私はふだんからこう思っているので、机の前にぼんやり座っていても文章は書き出せないし、RSSリーダーをいくら詳細にあさっていてもダメだと思うのです。RSSで新情報をチェックしてたとえばブログをぽんと更新できる人というのは、どんなところからどんな情報を採用するか、最初からしっかりアタマにあるはずです。

アウトプットしているうちに自分のテーマを思い出す


やる気も書く気も「思い出す」ものなのです。そしてこと「書く」という点について言うと、「ネタ」とはたんによい材料ではなく、モチベーションを高めてくれる材料です。
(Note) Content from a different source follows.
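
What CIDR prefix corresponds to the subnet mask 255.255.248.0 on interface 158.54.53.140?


Binary: 11111111.11111111.11111000.00000000
Count leading 1s
Prefix: /21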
書く気になるような材料が必要なのです。

「書く気持ちは心の中にあっても、書くための材料は心の外にある。だからRSSをチェックする。そしていいネタに出会い、モチベーションも刺激してもらいたい」と思われる方は多いのでしょうが、私はそうは思いません。心の中とRSS(心の外)というように分けてしまえば、他にはなにもないと思えるのでしょう。しかし「忘れていること」があります。

クリーブ氏の短期記憶は数秒しかもたず、「実際にやっていなければ、ほとんどなにも記憶できない」とサックスは綴っています。しかし、クリーブ氏の音楽的な個性や演奏の持ち味は、ほとんど元のまま残っており、必要なのは「起動」させることだけだったとか。クリーブ氏は、音楽を演奏したり、合唱すると、以前の技を見事に実行。指や意識が動いている限り、美しい演奏ができたそうです。

クリーブ氏の妻は「音楽の勢いが、クリーブをひとつひとつ動かした。リズムやキー、メロディによって、どのフレーズにも前後関係があるので、彼は自分がどこにいるのかを正しく知っていた。音楽が止むとクリーブは元に戻ってしまう。しかし、演奏している間は、正常に見えた。」と書いています。

アイデアの実現に勢いが不可欠な理由と、これを実践する4つの方法 : ライフハッカー[日本版]

昨日も引用しました。これが「忘れていること」です。クリーブ氏は手を動かして演奏を始めれば思い出せることをふだんは忘れています。

私達はたしかにクリーブ氏ほど深刻な状況にはありませんが、手を動かさないと思い出せないことがあることすら思い出せない、という点において彼とちがいはないのです。